Sometime during their year-long hiatus, it seems, TV on the Radio reached middle age. On their new album Nine Types of Light, they’ve left behind much of their scorching passion and lyrical venom for a sense of quiet romanticism. Though the mood is somewhat melancholic, the album is neither anemic nor listless. Lead singer Tunde Adebimpe has shed his trademark anguished howls for quiet contemplation, which feels like natural evolution for a band that has earned the right to some mid-life reflection.
Lead single “Will Do,” is a slow burning brooder, an album highlight and one of the best tracks of the year. The band’s characteristically processed guitars and syncopated rhythms take a backseat to Adebimpe’s impassioned pleas to an absent lover: “Any time will do, my love, any time will do/What choice of words will take me back to you?”

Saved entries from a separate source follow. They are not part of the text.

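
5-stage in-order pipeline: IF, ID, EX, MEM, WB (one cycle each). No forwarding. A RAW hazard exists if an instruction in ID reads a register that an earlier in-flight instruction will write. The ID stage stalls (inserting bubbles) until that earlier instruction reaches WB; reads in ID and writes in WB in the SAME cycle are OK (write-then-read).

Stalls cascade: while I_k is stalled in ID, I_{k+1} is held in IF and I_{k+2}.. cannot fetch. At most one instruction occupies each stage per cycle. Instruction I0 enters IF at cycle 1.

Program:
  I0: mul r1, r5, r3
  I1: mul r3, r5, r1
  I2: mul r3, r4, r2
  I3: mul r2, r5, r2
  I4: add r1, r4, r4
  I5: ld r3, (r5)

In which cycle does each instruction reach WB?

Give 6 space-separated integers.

Answer: 5 8 9 10 11 12

Derivation:
I0 mul r1 <- r5,r3: IF@1 ID@2 stall=0 (-) EX@3 MEM@4 WB@5
I1 mul r3 <- r5,r1: IF@2 ID@3 stall=2 (RAW on I0.r1 (WB@5)) EX@6 MEM@7 WB@8
I2 mul r3 <- r4,r2: IF@3 ID@6 stall=0 (-) EX@7 MEM@8 WB@9
I3 mul r2 <- r5,r2: IF@6 ID@7 stall=0 (-) EX@8 MEM@9 WB@10
I4 add r1 <- r4,r4: IF@7 ID@8 stall=0 (-) EX@9 MEM@10 WB@11
I5 ld r3 <- r5: IF@8 ID@9 stall=0 (-) EX@10 MEM@11 WB@12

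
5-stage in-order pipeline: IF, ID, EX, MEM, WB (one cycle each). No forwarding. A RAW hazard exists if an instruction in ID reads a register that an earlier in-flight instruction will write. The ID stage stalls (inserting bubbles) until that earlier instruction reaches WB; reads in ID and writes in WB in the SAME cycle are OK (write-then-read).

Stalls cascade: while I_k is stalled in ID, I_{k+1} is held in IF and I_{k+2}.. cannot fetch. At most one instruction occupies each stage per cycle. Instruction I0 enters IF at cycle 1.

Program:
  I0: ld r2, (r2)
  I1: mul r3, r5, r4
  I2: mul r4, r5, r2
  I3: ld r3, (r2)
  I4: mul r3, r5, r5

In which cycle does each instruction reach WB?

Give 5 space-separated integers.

Answer: 5 6 8 9 10

Derivation:
I0 ld r2 <- r2: IF@1 ID@2 stall=0 (-) EX@3 MEM@4 WB@5
I1 mul r3 <- r5,r4: IF@2 ID@3 stall=0 (-) EX@4 MEM@5 WB@6
I2 mul r4 <- r5,r2: IF@3 ID@4 stall=1 (RAW on I0.r2 (WB@5)) EX@6 MEM@7 WB@8
I3 ld r3 <- r2: IF@4 ID@6 stall=0 (-) EX@7 MEM@8 WB@9
I4 mul r3 <- r5,r5: IF@6 ID@7 stall=0 (-) EX@8 MEM@9 WB@10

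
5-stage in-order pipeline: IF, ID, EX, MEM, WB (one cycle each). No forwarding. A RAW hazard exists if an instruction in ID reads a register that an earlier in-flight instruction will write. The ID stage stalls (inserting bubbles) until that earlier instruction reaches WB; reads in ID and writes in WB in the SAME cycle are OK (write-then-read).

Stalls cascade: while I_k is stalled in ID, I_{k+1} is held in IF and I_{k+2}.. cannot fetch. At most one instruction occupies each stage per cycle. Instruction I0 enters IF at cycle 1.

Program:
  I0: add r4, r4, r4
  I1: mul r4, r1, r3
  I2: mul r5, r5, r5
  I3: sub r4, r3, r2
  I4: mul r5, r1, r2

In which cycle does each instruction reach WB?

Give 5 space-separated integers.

I0 add r4 <- r4,r4: IF@1 ID@2 stall=0 (-) EX@3 MEM@4 WB@5
I1 mul r4 <- r1,r3: IF@2 ID@3 stall=0 (-) EX@4 MEM@5 WB@6
I2 mul r5 <- r5,r5: IF@3 ID@4 stall=0 (-) EX@5 MEM@6 WB@7
I3 sub r4 <- r3,r2: IF@4 ID@5 stall=0 (-) EX@6 MEM@7 WB@8
I4 mul r5 <- r1,r2: IF@5 ID@6 stall=0 (-) EX@7 MEM@8 WB@9

Answer: 5 6 7 8 9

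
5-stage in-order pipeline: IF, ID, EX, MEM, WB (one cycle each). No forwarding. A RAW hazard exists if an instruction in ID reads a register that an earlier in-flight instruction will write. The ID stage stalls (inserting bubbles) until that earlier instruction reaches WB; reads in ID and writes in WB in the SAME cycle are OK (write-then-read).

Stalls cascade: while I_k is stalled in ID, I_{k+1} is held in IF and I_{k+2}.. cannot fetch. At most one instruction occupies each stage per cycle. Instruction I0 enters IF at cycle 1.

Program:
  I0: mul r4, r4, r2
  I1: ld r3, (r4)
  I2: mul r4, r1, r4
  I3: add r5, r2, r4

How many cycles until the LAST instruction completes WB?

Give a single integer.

Answer: 12

Derivation:
I0 mul r4 <- r4,r2: IF@1 ID@2 stall=0 (-) EX@3 MEM@4 WB@5
I1 ld r3 <- r4: IF@2 ID@3 stall=2 (RAW on I0.r4 (WB@5)) EX@6 MEM@7 WB@8
I2 mul r4 <- r1,r4: IF@3 ID@6 stall=0 (-) EX@7 MEM@8 WB@9
I3 add r5 <- r2,r4: IF@6 ID@7 stall=2 (RAW on I2.r4 (WB@9)) EX@10 MEM@11 WB@12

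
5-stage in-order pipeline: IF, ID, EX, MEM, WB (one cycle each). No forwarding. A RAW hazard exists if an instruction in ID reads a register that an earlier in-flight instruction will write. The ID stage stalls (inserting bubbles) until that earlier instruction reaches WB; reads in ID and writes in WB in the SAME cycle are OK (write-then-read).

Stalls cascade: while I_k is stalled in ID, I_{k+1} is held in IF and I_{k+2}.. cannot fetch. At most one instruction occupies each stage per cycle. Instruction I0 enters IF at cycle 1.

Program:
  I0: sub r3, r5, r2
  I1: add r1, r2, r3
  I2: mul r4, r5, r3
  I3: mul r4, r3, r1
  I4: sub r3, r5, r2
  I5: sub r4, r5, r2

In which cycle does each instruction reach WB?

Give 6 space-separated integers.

Answer: 5 8 9 11 12 13

Derivation:
I0 sub r3 <- r5,r2: IF@1 ID@2 stall=0 (-) EX@3 MEM@4 WB@5
I1 add r1 <- r2,r3: IF@2 ID@3 stall=2 (RAW on I0.r3 (WB@5)) EX@6 MEM@7 WB@8
I2 mul r4 <- r5,r3: IF@3 ID@6 stall=0 (-) EX@7 MEM@8 WB@9
I3 mul r4 <- r3,r1: IF@6 ID@7 stall=1 (RAW on I1.r1 (WB@8)) EX@9 MEM@10 WB@11
I4 sub r3 <- r5,r2: IF@7 ID@9 stall=0 (-) EX@10 MEM@11 WB@12
I5 sub r4 <- r5,r2: IF@9 ID@10 stall=0 (-) EX@11 MEM@12 WB@13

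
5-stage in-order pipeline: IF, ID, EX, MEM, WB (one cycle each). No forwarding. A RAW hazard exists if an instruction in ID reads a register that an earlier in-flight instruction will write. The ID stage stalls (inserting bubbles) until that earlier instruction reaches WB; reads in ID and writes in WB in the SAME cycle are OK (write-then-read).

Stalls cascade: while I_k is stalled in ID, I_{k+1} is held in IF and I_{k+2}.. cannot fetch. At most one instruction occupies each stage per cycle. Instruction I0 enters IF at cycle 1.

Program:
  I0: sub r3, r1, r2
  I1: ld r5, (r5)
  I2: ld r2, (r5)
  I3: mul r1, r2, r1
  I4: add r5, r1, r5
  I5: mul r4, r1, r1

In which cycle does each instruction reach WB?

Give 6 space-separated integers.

I0 sub r3 <- r1,r2: IF@1 ID@2 stall=0 (-) EX@3 MEM@4 WB@5
I1 ld r5 <- r5: IF@2 ID@3 stall=0 (-) EX@4 MEM@5 WB@6
I2 ld r2 <- r5: IF@3 ID@4 stall=2 (RAW on I1.r5 (WB@6)) EX@7 MEM@8 WB@9
I3 mul r1 <- r2,r1: IF@4 ID@7 stall=2 (RAW on I2.r2 (WB@9)) EX@10 MEM@11 WB@12
I4 add r5 <- r1,r5: IF@7 ID@10 stall=2 (RAW on I3.r1 (WB@12)) EX@13 MEM@14 WB@15
I5 mul r4 <- r1,r1: IF@10 ID@13 stall=0 (-) EX@14 MEM@15 WB@16

Answer: 5 6 9 12 15 16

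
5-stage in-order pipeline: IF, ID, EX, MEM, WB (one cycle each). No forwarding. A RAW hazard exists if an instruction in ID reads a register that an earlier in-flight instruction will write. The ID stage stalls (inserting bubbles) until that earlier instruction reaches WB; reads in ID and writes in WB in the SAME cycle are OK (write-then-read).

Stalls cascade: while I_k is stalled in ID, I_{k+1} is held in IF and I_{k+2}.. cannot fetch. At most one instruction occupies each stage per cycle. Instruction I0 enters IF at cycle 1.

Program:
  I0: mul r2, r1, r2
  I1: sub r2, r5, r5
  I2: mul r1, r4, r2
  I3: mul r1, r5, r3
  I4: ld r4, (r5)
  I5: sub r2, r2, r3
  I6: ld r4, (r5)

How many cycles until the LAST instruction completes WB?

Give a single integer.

Answer: 13

Derivation:
I0 mul r2 <- r1,r2: IF@1 ID@2 stall=0 (-) EX@3 MEM@4 WB@5
I1 sub r2 <- r5,r5: IF@2 ID@3 stall=0 (-) EX@4 MEM@5 WB@6
I2 mul r1 <- r4,r2: IF@3 ID@4 stall=2 (RAW on I1.r2 (WB@6)) EX@7 MEM@8 WB@9
I3 mul r1 <- r5,r3: IF@4 ID@7 stall=0 (-) EX@8 MEM@9 WB@10
I4 ld r4 <- r5: IF@7 ID@8 stall=0 (-) EX@9 MEM@10 WB@11
I5 sub r2 <- r2,r3: IF@8 ID@9 stall=0 (-) EX@10 MEM@11 WB@12
I6 ld r4 <- r5: IF@9 ID@10 stall=0 (-) EX@11 MEM@12 WB@13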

Occasionally, the band’s more manic tendencies arise. The frenzied “Repetition” is a catchy dance number that showcases TVOTR’s considerable rhythmic talents and free-form, jazz-influenced instrumentation. But these are interspersed and bookended with introspective pieces like the lush, elegiac “Forgotten,” a minimalist piece that centers upon soft vocals and a gradual, sweeping orchestral build. This emphasis on string instrumentation colors the entire album with a sense of wistfulness, and is perhaps its most surprising aspect: the central ballad “Killer Crane” is dominated by a suite of woodwinds and, of all things, a delicately picked banjo.
In the process of making the album, TV on the Radio appears to have turned from hardened cynicism to at least cautious optimism. While it may lack the immediate, visceral punch of their previous masterpieces Return to Cookie Mountain and Dear Science, Nine Types of Light represents a well-deserved catharsis following a career of unbridled fury and scorn.